Palegreenstars · 16/03/2018 17:23

They are being unnecessarily harsh about reach out as it’s a phrase often laughed at here.

If you haven’t already I would make extra clear to your colleagues that you were surprised at her behaviour and in the years you’ve known her she hasn’t behaved like that. Explain that you have learnt your lesson and won’t recommend those you don’t know professionally again. At the end of the day as long as you didn’t lie about how you knew her they have a lesson to learn too. Nepotism sucks.

Trills · 16/03/2018 17:23

My work are very keen to get recommendations (possibly because recruitment agencies cost so much), and have explicitly told us that it's OK to recommend someone you met at a women in tech event or similar and say "I have met this person a couple of times, I don't know them well, but they seem OK" and that if they turn out to not be OK it won't reflect poorly on us.
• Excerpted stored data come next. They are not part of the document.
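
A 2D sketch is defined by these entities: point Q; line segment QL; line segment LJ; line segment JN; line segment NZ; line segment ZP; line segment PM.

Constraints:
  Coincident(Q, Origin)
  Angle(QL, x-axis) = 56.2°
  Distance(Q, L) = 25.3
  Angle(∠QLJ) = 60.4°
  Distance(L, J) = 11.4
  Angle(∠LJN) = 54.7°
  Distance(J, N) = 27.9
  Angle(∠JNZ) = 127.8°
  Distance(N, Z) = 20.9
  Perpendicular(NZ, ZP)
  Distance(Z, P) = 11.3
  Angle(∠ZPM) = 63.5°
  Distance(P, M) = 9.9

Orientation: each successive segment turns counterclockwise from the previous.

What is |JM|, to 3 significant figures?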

That's a bit different to pulling strings for someone who wouldn't normally be hired, of course.

CassandraCross · 16/03/2018 17:25

Trovi 'reached out' frequently comes up when people are asked to nominate the most wanky business speak because it is wanky - people just need to call you/speak to you, etc., not audition for the Four Tops.

As far as your friend goes you've learnt the hard way never to help friends get jobs and you have every right to be furious.
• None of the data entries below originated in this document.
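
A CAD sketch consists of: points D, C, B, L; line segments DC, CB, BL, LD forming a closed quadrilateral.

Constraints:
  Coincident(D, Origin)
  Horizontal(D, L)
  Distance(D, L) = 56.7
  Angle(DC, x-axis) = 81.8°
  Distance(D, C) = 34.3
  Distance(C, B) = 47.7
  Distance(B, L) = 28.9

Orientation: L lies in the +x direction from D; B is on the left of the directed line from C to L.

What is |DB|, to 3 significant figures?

59.6

D is at the origin; DL is horizontal with |DL| = 56.7 and L in +x, so L = (56.7, 0). DC runs at 81.8° with |DC| = 34.3, so C = (4.89, 33.9). B is determined by |CB| = 47.7 and |BL| = 28.9 together: it lies at the intersection of circle(C, 47.7) and circle(L, 28.9). With |CL| = 61.9, the foot of the radical line on CL is 42.6 from C and the perpendicular offset is √(47.7² − 42.6²) = 21.5. Taking the left-of-CL solution: B = (52.3, 28.6).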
TeachesOfPeaches · 16/03/2018 17:27

Reach out is only acceptable if you're one of the Four Tops

Abra1de · 16/03/2018 17:28

I am fuming on your behalf, OP.

CoffeeOrSleep · 16/03/2018 17:29

Important life lesson, hopefully early enough on your career that it doesn't cause too many problems. You only recommend someone who is genuinely good and will reflect well on you. (so ex-colleagues or people you know are amazing).

You knew she wasn't qualified and didn't know what she would be like in a professional environment. You weren't in a position to recommend her for a job, you didn't know what she'd be like.

Trovi · 16/03/2018 17:29

I did not know about "reach out"! To be honest, English in not my mother tongue so I often don't pick up the nuances between different terms with similar meanings. Sorry!

OP posts:
Mummyoflittledragon · 16/03/2018 17:30

I cannot imagine this will sully your reputation forevermore. You were told to be more careful and perhaps this was advice for your own good as much as a reprimand. Own your mistake and be the excellent manager they know you to be. As for your “friend”, I struggle to comprehend that a 27 yo would not know to inform work that she was “ill”. Others have said about her learning a lesson. I don’t think she’s there yet by a long shot with the talk of taking legal action. She sounds about 12, perhaps she’ll threaten setting her mummy on them next.

MissionItsPossible · 16/03/2018 17:31

@TomRavenscroft
A lawyer would laugh her out of the room.

A good lawyer wouldn't.

ittakes2 · 16/03/2018 17:33

You should be annoyed and furious. You are a good friend - sounds like she doesn’t deserve you! I helped out a good friend in a similar way once and she also went out drinking and other things and cocked things up - unfort our friendship was never the same as I felt disrespected by her.

MayCatt · 16/03/2018 17:33

You tried to do a kind things OP. Far from being sympathetic to her I think I'd be furious about a friend letting me down in this way and I would need to talk to her about that.